The biggest winner in the 2010 Knight News Challenge, City Tracking, wants to give cities an open framework to tell their stories and for users to easily share and discuss them.
Eric Rodenbeck, of the San Francisco design firm Stamen, wants to build data visualizations that are as compelling and user-friendly as photos or videos. “We want visualizations to be as easy to share and move around as a photo on Flickr,” Rodenbeck said. He hopes cities, journalists and locals will all use the end product.
Rodenbeck thinks there is both a great need for communities to better tell data-driven stories and a need for an open platform tool to tell them. He wants his tools to be “beautiful, interesting, and useful.” Google Maps is great, but it’s not in the public domain. “We’re finding that a lot of the tools that were out there are either really techy, or somebody else owns your data,” Rodenbeck told me. “We wanted to find that middle ground.”
To get an idea of the type of work that could come out of this new platform, take a look at Crimespotting.

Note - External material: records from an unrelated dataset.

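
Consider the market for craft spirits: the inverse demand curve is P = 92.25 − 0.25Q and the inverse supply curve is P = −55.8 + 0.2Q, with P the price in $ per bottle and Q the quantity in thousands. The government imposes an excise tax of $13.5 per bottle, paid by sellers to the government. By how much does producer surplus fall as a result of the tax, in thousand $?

Producer surplus falls by $1884 thousand.

Rewrite in direct form: Qd = 369 − 4P and Qs = 5P + 279.
Before the tax: set 369 − 4P = 5P + 279 → P* = $10, Q* = 329.
With the tax collected from sellers, supply shifts: Qs = 5(P − 13.5) + 279.
Solving gives Q = 299 with buyers paying $17.5 and sellers receiving $4 (the $13.5 wedge).
ΔPS is the trapezoid between Q = 299 and Q = 329 of height $6: ½ · (329 + 299) · 6 = $1884.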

It’s a project Stamen started in Oakland that pulled public crime data into an interactive map. The city of San Francisco decided to create it’s own version. The tool lets users sign up for RSS feed updates and email alerts about their local communities. It also tells a bigger story about crime by plotting incidences on the map. It’s also nice looking and user friendly. “Tackling the kind of design aesthetic that a project like Crimespotting has, and extending it, is a huge part of it,” Rodenbeck told me in describing City Tracking.
Rodenbeck gave a more hypothetical example as well. An acquaintance of his wants to measure a local river’s temperature at various points, using input from other locals. Right now, there is no simple tool to power that project. It’s the kind of thing Rodenbeck would hope City Tracker would allow non-techies to do easily.

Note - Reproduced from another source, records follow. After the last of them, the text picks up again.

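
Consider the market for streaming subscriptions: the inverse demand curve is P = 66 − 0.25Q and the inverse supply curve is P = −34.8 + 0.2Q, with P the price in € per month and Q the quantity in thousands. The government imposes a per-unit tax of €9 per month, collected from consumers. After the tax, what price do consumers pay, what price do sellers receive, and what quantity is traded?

Consumers pay €15; sellers receive €6; quantity = 204.

Inverting to Q(P) form: Qd = 264 − 4P; Qs = 5P + 174.
Without the tax, 264 − 4P = 5P + 174 gives 9P = 90, so P* = €10 and Q* = 224.
With the tax collected from consumers, demand (in seller-price terms) shifts: Qd = 264 − 4(P + 9).
Solving gives Q = 204 with consumers paying €15 and sellers receiving €6 (the €9 wedge).
The less price-elastic side of the market bears the larger share of a per-unit tax.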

Like other Knight News Challenge winners this year, City Tracking is about presenting public information in a compelling, interactive format, rather than creating new news per se. At it’s core, the project is about engaging a community and getting residents thinking, talking and sharing. “I think we also want to encourage other kinds of conversations. Conversations about trees. Conversations about cabs. Conversations about pollution,” Rodenbeck said.
By that same token, Rodenbeck is eager for discussion while building the project. “What we don’t want to do is develop this in isolation. We want to announce it in small pieces. We’re really hoping to encourage the participation of other developers in the project. We don’t want to just be working away alone in our room, nerding away on our map projects.”